Rainy Day Tennis Drills you can do at home!
This great article was created by the Five Seasons Sports Club!
It goes without saying that the best way to improve your tennis game is to play consistently, but carving out time to make a trip to a tennis court is not always an easy thing to do. Sometimes the weather may be prohibitive, and other times it’s just the hectic pace of everyday life that squeezes the playing time right out of our schedules. So how do you make the best of it when you’re unable to get out on the tennis court? Below are some handy tennis drills you can do at home to help keep your game sharp, even when you’re off the court.
1. Shadow Swinging
Most of us are familiar with the term “shadow boxing”, where a boxer will practice his/her punches in front of a mirror to perfect their form. The same principle can be applied to your tennis strokes as well. Stand in front of a mirror (leaving room for your swing, obviously) and practice your groundstrokes, both forehand and backhand. Feel free to swing at a slightly slower and more deliberate pace, so that you can assess every aspect of your stroke. Take note of important technical details such as foot placement, hip and shoulder movement, and proper weight transfer during the swinging motion. If you have a decent grasp of the difference between good and bad form, you will be able to properly analyze your stroke and pinpoint any areas where you might need to improve. You can even take things beyond shadow swinging if you’ve got access to a wall and some space.
2. The String Catch
This drill will really help you refine your “finesse” when it comes to handling your racket and judging ball velocity. With racket in hand, toss a ball up in the air with your free hand, and attempt to “catch” the ball on your racket strings, with as little bounce as possible. Your goal is to completely stop the momentum of the ball to where it ends up resting on your strings, almost as if the racket is a “safety net” that catches the ball. Most of the time you will need to lower your racket in sync with the speed of the falling ball in order for you to catch it without it bouncing off the strings. This drill will help you understand the “soft touch” needed for more specialized shots such as drop volleys. If you’ve never done it before, it will definitely be challenging at first, but becoming proficient at this simple drill will do wonders for your hand-eye coordination and overall dexterity.
It is no secret that the most successful tennis players in the world routinely work out with weights in order to target and strengthen certain muscles that are frequently used during game play. If you have a basic pair of dumbbells, you can do the following exercises to help improve your strength and athleticism:
- Dumbbell rows: Great for strengthening your rear shoulder and upper back muscles, as well as your biceps.
- Dumbbell squats: Builds your quadriceps, hamstrings and glutes, all of which help you to execute explosive movements on the court.
- Crunches and planks: Both of these exercises build the critical core strength that you need to stabilize your body when performing a wide range of movements.
- Push-ups: Much of the power behind a strong forehand can be attributed to the tricep, chest, and front shoulder (anterior deltoid) muscles, all of which are targeted and strengthened by regularly performing push-ups.
- Plyometric jumps: Will help you to perform explosive movements from a static position, a critical factor during matches.
- Dumbbell curls: Strengthens the biceps, which will help improve your swing speed.

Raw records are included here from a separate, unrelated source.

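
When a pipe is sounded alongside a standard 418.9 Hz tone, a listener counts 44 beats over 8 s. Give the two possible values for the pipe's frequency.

Beat frequency = 44/8 = 5.5 Hz.
|f − 418.9| = 5.5, so f = 418.9 ± 5.5.

413.4 Hz or 424.4 Hz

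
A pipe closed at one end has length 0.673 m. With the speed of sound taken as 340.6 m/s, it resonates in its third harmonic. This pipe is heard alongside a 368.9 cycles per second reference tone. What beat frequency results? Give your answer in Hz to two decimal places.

Closed pipe (odd harmonics): f_n = n·v/(4L) = 3·340.6/(4·0.673) = 379.5691 Hz.
f_beat = |379.5691 − 368.9| = 10.67 Hz.

10.67 Hz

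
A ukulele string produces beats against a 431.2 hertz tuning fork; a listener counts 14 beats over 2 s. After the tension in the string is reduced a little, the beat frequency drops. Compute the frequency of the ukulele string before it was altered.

Beat frequency = 14/2 = 7 Hz.
|f − 431.2| = 7, so the ukulele string was at either 424.2 Hz or 438.2 Hz.
Lower tension means lower frequency; the adjustment lowers the ukulele string's frequency.
The beat rate fell, so the adjustment moved the ukulele string toward 431.2 Hz — it must have started above the reference.

438.2 Hz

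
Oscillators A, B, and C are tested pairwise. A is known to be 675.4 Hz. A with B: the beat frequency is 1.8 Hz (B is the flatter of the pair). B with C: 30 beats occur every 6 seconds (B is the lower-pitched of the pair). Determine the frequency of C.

678.6 Hz

B is below A, so f_B = 675.4 − 1.8 = 673.6 Hz.
B–C: Beat frequency = 30/6 = 5 Hz.
C is above B, so f_C = 673.6 + 5 = 678.6 Hz.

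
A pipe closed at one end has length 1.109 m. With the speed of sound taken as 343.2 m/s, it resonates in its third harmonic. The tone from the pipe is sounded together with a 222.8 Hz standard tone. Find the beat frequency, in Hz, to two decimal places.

Closed pipe (odd harmonics): f_n = n·v/(4L) = 3·343.2/(4·1.109) = 232.1010 Hz.
f_beat = |232.1010 − 222.8| = 9.30 Hz.

9.30 Hz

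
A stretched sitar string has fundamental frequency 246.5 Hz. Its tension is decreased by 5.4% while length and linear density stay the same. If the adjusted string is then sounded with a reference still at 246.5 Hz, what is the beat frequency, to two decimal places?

For a string, f ∝ √T, so the new frequency is 246.5·√0.946 = 239.7521 Hz.
f_beat = |239.7521 − 246.5| = 6.75 Hz.

6.75 Hz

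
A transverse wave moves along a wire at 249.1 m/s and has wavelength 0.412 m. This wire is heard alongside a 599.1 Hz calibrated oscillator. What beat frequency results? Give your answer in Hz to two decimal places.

5.51 Hz

Source frequency f = v/λ = 249.1/0.412 = 604.6117 Hz.
f_beat = |604.6117 − 599.1| = 5.51 Hz.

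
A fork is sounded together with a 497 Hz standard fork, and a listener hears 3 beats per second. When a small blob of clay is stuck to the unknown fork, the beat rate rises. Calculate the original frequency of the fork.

494 Hz

|f − 497| = 3, so the fork was at either 494 Hz or 500 Hz.
Adding mass to a fork lowers its frequency; the adjustment lowers the fork's frequency.
The beat rate rose, so the adjustment moved the fork further from 497 Hz — it was already below the reference.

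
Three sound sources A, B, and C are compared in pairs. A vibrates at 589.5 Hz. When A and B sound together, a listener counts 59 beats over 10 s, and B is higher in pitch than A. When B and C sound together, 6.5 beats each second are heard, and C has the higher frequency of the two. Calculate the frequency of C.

A–B: Beat frequency = 59/10 = 5.9 Hz.
B is above A, so f_B = 589.5 + 5.9 = 595.4 Hz.
C is above B, so f_C = 595.4 + 6.5 = 601.9 Hz.

601.9 Hz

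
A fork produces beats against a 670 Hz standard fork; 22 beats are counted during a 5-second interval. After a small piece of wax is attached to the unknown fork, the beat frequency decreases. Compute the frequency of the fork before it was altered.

Beat frequency = 22/5 = 4.4 Hz.
|f − 670| = 4.4, so the fork was at either 665.6 Hz or 674.4 Hz.
Loading a fork with wax lowers its frequency; the adjustment lowers the fork's frequency.
The beat rate fell, so the adjustment moved the fork toward 670 Hz — it must have started above the reference.

674.4 Hz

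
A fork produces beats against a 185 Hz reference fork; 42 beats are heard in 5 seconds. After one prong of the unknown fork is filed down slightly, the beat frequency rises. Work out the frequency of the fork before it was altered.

193.4 Hz

Beat frequency = 42/5 = 8.4 Hz.
|f − 185| = 8.4, so the fork was at either 176.6 Hz or 193.4 Hz.
Filing a prong removes mass and raises the fork's frequency; the adjustment raises the fork's frequency.
The beat rate rose, so the adjustment moved the fork further from 185 Hz — it was already above the reference.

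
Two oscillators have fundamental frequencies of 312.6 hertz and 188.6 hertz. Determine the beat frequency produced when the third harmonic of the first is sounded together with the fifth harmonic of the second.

5.2 Hz

Third harmonic of the first: 3·312.6 = 937.8 Hz.
Fifth harmonic of the second: 5·188.6 = 943.0 Hz.
f_beat = |937.8 − 943.0| = 5.2 Hz.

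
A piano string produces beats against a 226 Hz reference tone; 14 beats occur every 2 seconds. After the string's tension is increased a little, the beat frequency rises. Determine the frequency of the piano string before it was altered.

Beat frequency = 14/2 = 7 Hz.
|f − 226| = 7, so the piano string was at either 219 Hz or 233 Hz.
Higher tension means higher frequency; the adjustment raises the piano string's frequency.
The beat rate rose, so the adjustment moved the piano string further from 226 Hz — it was already above the reference.

233 Hz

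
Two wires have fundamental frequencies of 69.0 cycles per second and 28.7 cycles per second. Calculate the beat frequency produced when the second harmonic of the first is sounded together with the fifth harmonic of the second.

Second harmonic of the first: 2·69.0 = 138.0 Hz.
Fifth harmonic of the second: 5·28.7 = 143.5 Hz.
f_beat = |138.0 − 143.5| = 5.5 Hz.

5.5 Hz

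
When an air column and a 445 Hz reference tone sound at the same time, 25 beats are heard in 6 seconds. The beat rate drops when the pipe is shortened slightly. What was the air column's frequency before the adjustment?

440.8333 Hz

Beat frequency = 25/6 = 4.1667 Hz.
|f − 445| = 4.1667, so the air column was at either 440.8333 Hz or 449.1667 Hz.
A shorter pipe has a higher fundamental; the adjustment raises the air column's frequency.
The beat rate fell, so the adjustment moved the air column toward 445 Hz — it must have started below the reference.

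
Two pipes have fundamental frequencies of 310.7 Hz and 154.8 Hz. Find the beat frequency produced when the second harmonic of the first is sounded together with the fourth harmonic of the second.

Second harmonic of the first: 2·310.7 = 621.4 Hz.
Fourth harmonic of the second: 4·154.8 = 619.2 Hz.
f_beat = |621.4 − 619.2| = 2.2 Hz.

2.2 Hz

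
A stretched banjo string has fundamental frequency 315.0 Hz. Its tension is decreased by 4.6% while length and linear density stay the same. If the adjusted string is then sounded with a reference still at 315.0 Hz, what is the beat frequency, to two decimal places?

7.33 Hz

For a string, f ∝ √T, so the new frequency is 315.0·√0.954 = 307.6697 Hz.
f_beat = |307.6697 − 315.0| = 7.33 Hz.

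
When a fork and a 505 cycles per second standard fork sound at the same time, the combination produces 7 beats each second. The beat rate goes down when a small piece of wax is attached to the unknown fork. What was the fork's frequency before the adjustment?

512 Hz

|f − 505| = 7, so the fork was at either 498 Hz or 512 Hz.
Loading a fork with wax lowers its frequency; the adjustment lowers the fork's frequency.
The beat rate fell, so the adjustment moved the fork toward 505 Hz — it must have started above the reference.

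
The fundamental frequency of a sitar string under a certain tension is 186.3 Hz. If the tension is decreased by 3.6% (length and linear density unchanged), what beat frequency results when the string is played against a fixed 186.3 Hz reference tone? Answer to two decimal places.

3.38 Hz

For a string, f ∝ √T, so the new frequency is 186.3·√0.964 = 182.9159 Hz.
f_beat = |182.9159 − 186.3| = 3.38 Hz.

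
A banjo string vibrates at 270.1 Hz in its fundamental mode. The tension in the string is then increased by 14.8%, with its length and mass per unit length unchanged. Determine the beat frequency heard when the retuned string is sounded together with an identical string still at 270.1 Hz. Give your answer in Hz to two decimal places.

19.30 Hz

For a string, f ∝ √T, so the new frequency is 270.1·√1.148 = 289.3980 Hz.
f_beat = |289.3980 − 270.1| = 19.30 Hz.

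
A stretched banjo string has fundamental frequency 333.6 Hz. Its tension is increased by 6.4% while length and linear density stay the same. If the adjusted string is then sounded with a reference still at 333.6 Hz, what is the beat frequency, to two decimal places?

10.51 Hz

For a string, f ∝ √T, so the new frequency is 333.6·√1.064 = 344.1097 Hz.
f_beat = |344.1097 − 333.6| = 10.51 Hz.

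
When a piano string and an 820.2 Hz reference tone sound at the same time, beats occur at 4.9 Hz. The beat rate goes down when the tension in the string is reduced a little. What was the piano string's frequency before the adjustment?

825.1 Hz

|f − 820.2| = 4.9, so the piano string was at either 815.3 Hz or 825.1 Hz.
Lower tension means lower frequency; the adjustment lowers the piano string's frequency.
The beat rate fell, so the adjustment moved the piano string toward 820.2 Hz — it must have started above the reference.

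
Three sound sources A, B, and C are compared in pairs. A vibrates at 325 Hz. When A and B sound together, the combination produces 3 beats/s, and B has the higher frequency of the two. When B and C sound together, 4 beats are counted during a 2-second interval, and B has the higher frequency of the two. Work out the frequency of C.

326 Hz

B is above A, so f_B = 325 + 3 = 328 Hz.
B–C: Beat frequency = 4/2 = 2 Hz.
C is below B, so f_C = 328 − 2 = 326 Hz.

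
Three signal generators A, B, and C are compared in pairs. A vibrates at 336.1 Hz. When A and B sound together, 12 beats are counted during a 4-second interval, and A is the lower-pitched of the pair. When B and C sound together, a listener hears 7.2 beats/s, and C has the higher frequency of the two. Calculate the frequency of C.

346.3 Hz

A–B: Beat frequency = 12/4 = 3 Hz.
B is above A, so f_B = 336.1 + 3 = 339.1 Hz.
C is above B, so f_C = 339.1 + 7.2 = 346.3 Hz.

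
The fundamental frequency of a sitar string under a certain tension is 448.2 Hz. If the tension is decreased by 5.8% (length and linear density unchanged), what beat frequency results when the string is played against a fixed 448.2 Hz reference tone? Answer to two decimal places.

For a string, f ∝ √T, so the new frequency is 448.2·√0.942 = 435.0081 Hz.
f_beat = |435.0081 − 448.2| = 13.19 Hz.

13.19 Hz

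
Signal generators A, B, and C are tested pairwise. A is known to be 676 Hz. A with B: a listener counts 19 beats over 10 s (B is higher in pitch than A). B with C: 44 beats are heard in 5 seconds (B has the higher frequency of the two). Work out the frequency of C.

669.1 Hz

A–B: Beat frequency = 19/10 = 1.9 Hz.
B is above A, so f_B = 676 + 1.9 = 677.9 Hz.
B–C: Beat frequency = 44/5 = 8.8 Hz.
C is below B, so f_C = 677.9 − 8.8 = 669.1 Hz.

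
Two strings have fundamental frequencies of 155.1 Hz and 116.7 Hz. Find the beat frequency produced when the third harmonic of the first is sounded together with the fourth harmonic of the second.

Third harmonic of the first: 3·155.1 = 465.3 Hz.
Fourth harmonic of the second: 4·116.7 = 466.8 Hz.
f_beat = |465.3 − 466.8| = 1.5 Hz.

1.5 Hz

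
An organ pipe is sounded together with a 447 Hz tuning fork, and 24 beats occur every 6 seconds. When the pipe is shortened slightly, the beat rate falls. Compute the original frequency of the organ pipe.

443 Hz

Beat frequency = 24/6 = 4 Hz.
|f − 447| = 4, so the organ pipe was at either 443 Hz or 451 Hz.
A shorter pipe has a higher fundamental; the adjustment raises the organ pipe's frequency.
The beat rate fell, so the adjustment moved the organ pipe toward 447 Hz — it must have started below the reference.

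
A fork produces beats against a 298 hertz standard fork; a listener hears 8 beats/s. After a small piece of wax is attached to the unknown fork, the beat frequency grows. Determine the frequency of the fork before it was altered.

290 Hz

|f − 298| = 8, so the fork was at either 290 Hz or 306 Hz.
Loading a fork with wax lowers its frequency; the adjustment lowers the fork's frequency.
The beat rate rose, so the adjustment moved the fork further from 298 Hz — it was already below the reference.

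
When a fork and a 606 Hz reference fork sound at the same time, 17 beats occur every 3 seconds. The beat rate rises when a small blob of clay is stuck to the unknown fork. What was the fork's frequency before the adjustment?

Beat frequency = 17/3 = 5.6667 Hz.
|f − 606| = 5.6667, so the fork was at either 600.3333 Hz or 611.6667 Hz.
Adding mass to a fork lowers its frequency; the adjustment lowers the fork's frequency.
The beat rate rose, so the adjustment moved the fork further from 606 Hz — it was already below the reference.

600.3333 Hz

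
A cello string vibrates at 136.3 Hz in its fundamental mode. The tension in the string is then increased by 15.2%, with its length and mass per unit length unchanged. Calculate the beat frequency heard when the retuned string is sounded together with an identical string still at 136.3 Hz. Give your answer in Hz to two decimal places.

9.99 Hz

For a string, f ∝ √T, so the new frequency is 136.3·√1.152 = 146.2925 Hz.
f_beat = |146.2925 − 136.3| = 9.99 Hz.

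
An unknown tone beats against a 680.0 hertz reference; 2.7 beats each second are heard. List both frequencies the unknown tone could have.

677.3 Hz or 682.7 Hz

|f − 680.0| = 2.7, so f = 680.0 ± 2.7.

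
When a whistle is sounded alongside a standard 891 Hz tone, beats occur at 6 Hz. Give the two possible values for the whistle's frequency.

885 Hz or 897 Hz

|f − 891| = 6, so f = 891 ± 6.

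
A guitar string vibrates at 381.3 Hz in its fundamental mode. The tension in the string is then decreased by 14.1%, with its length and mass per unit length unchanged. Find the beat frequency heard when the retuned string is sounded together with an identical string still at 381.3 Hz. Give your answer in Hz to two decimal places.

For a string, f ∝ √T, so the new frequency is 381.3·√0.859 = 353.3974 Hz.
f_beat = |353.3974 − 381.3| = 27.90 Hz.

27.90 Hz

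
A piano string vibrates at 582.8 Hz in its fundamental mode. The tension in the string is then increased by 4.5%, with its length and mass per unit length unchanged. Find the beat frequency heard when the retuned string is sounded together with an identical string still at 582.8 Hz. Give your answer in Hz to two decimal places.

12.97 Hz

For a string, f ∝ √T, so the new frequency is 582.8·√1.045 = 595.7687 Hz.
f_beat = |595.7687 − 582.8| = 12.97 Hz.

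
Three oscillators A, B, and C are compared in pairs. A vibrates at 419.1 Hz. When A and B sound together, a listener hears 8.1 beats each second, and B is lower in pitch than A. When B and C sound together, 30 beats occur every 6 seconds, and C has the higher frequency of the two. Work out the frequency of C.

B is below A, so f_B = 419.1 − 8.1 = 411 Hz.
B–C: Beat frequency = 30/6 = 5 Hz.
C is above B, so f_C = 411 + 5 = 416 Hz.

416 Hz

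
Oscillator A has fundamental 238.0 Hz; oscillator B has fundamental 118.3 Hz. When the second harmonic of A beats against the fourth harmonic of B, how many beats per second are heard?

Second harmonic of the first: 2·238.0 = 476.0 Hz.
Fourth harmonic of the second: 4·118.3 = 473.2 Hz.
f_beat = |476.0 − 473.2| = 2.8 Hz.

2.8 Hz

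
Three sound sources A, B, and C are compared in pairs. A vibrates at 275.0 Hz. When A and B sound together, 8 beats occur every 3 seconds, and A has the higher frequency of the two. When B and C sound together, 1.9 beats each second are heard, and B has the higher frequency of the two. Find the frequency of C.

A–B: Beat frequency = 8/3 = 2.6667 Hz.
B is below A, so f_B = 275.0 − 2.6667 = 272.3333 Hz.
C is below B, so f_C = 272.3333 − 1.9 = 270.4333 Hz.

270.4333 Hz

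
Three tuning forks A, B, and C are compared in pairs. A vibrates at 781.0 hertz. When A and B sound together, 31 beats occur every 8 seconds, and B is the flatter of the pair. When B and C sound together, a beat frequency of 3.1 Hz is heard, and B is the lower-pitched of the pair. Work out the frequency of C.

780.225 Hz

A–B: Beat frequency = 31/8 = 3.875 Hz.
B is below A, so f_B = 781.0 − 3.875 = 777.125 Hz.
C is above B, so f_C = 777.125 + 3.1 = 780.225 Hz.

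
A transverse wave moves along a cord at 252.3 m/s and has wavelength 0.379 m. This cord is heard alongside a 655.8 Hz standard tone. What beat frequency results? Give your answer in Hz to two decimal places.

Source frequency f = v/λ = 252.3/0.379 = 665.6992 Hz.
f_beat = |665.6992 − 655.8| = 9.90 Hz.

9.90 Hz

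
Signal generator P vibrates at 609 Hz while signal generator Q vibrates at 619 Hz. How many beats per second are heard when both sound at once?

10 Hz

The beat frequency equals the magnitude of the frequency difference.
|609 − 619| = 10 Hz.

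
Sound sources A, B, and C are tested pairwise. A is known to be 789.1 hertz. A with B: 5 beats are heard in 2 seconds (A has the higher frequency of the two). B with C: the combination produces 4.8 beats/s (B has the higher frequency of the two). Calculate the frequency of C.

781.8 Hz

A–B: Beat frequency = 5/2 = 2.5 Hz.
B is below A, so f_B = 789.1 − 2.5 = 786.6 Hz.
C is below B, so f_C = 786.6 − 4.8 = 781.8 Hz.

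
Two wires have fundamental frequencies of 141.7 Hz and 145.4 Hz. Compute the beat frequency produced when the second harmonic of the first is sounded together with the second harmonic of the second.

Second harmonic of the first: 2·141.7 = 283.4 Hz.
Second harmonic of the second: 2·145.4 = 290.8 Hz.
f_beat = |283.4 − 290.8| = 7.4 Hz.

7.4 Hz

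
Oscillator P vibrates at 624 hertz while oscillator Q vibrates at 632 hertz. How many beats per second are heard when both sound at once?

The beat frequency equals the magnitude of the frequency difference.
|624 − 632| = 8 Hz.

8 Hz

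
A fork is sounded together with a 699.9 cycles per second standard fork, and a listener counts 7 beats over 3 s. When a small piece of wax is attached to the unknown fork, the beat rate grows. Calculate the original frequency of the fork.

Beat frequency = 7/3 = 2.3333 Hz.
|f − 699.9| = 2.3333, so the fork was at either 697.5667 Hz or 702.2333 Hz.
Loading a fork with wax lowers its frequency; the adjustment lowers the fork's frequency.
The beat rate rose, so the adjustment moved the fork further from 699.9 Hz — it was already below the reference.

697.5667 Hz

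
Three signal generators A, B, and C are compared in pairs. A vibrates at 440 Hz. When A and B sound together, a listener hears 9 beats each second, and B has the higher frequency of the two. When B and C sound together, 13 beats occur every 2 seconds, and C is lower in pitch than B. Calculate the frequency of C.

B is above A, so f_B = 440 + 9 = 449 Hz.
B–C: Beat frequency = 13/2 = 6.5 Hz.
C is below B, so f_C = 449 − 6.5 = 442.5 Hz.

442.5 Hz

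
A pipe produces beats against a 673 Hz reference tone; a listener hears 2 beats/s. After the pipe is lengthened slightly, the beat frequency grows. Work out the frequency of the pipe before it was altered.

|f − 673| = 2, so the pipe was at either 671 Hz or 675 Hz.
A longer pipe has a lower fundamental; the adjustment lowers the pipe's frequency.
The beat rate rose, so the adjustment moved the pipe further from 673 Hz — it was already below the reference.

671 Hz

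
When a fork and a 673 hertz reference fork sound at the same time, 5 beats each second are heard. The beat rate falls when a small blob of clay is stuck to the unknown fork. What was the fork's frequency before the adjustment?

|f − 673| = 5, so the fork was at either 668 Hz or 678 Hz.
Adding mass to a fork lowers its frequency; the adjustment lowers the fork's frequency.
The beat rate fell, so the adjustment moved the fork toward 673 Hz — it must have started above the reference.

678 Hz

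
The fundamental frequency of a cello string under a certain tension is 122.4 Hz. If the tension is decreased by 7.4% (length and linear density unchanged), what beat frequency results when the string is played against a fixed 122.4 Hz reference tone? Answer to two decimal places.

For a string, f ∝ √T, so the new frequency is 122.4·√0.926 = 117.7842 Hz.
f_beat = |117.7842 − 122.4| = 4.62 Hz.

4.62 Hz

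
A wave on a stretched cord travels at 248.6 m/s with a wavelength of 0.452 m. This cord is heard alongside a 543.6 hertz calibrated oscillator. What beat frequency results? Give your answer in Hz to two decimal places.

Source frequency f = v/λ = 248.6/0.452 = 550.0000 Hz.
f_beat = |550.0000 − 543.6| = 6.40 Hz.

6.40 Hz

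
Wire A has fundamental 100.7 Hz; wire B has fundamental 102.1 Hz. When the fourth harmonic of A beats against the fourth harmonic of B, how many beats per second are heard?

Fourth harmonic of the first: 4·100.7 = 402.8 Hz.
Fourth harmonic of the second: 4·102.1 = 408.4 Hz.
f_beat = |402.8 − 408.4| = 5.6 Hz.

5.6 Hz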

4. Stretch, Stretch, Stretch
Flexibility is an absolute must if you want to be a solid tennis player. Top-ranking, ultra-flexible tennis pros may stretch three or four times a day, averaging 30 minutes per stretching session. Not only does stretching increase flexibility and strengthen your connective tissue, but it also helps to prevent injuries.
5. Practice Your Ball Toss
Your serve is one of the most important parts of your game, and it is the only stroke in tennis that is completely within your control. Most pros will tell you that a good serve comes from a good ball toss, so practicing your serve toss is an extremely worthwhile drill to perform. Make sure to use visualization, so that you treat each ball toss as if it’s actually happening on the tennis court (even though you may be in your living room). It may even help to place some masking tape on the floor to create a mock “baseline” for your practice.
6. Become a Student of the Game
Unfortunately, this is one of the most overlooked aspects of player development. If you want to excel at playing tennis, you must study the players who have achieved greatness in the game. Watch videos of seasoned pros and study their playing habits. Take note of how they vary their approach based on who they’re playing against. Read online tennis guides, study various tennis strategies, and learn from those who have years of experience under their belt. This is more of a mental exercise, but any accomplished player will tell you that the mental aspect of tennis is the most important element to develop.
Using the above tips can help you not only improve your tennis game, but also build your confidence as a tennis player. Many times it is the dedication that you show off the court that determines your on-court effectiveness. Put these tips into practice, and watch your tennis game go to the next level!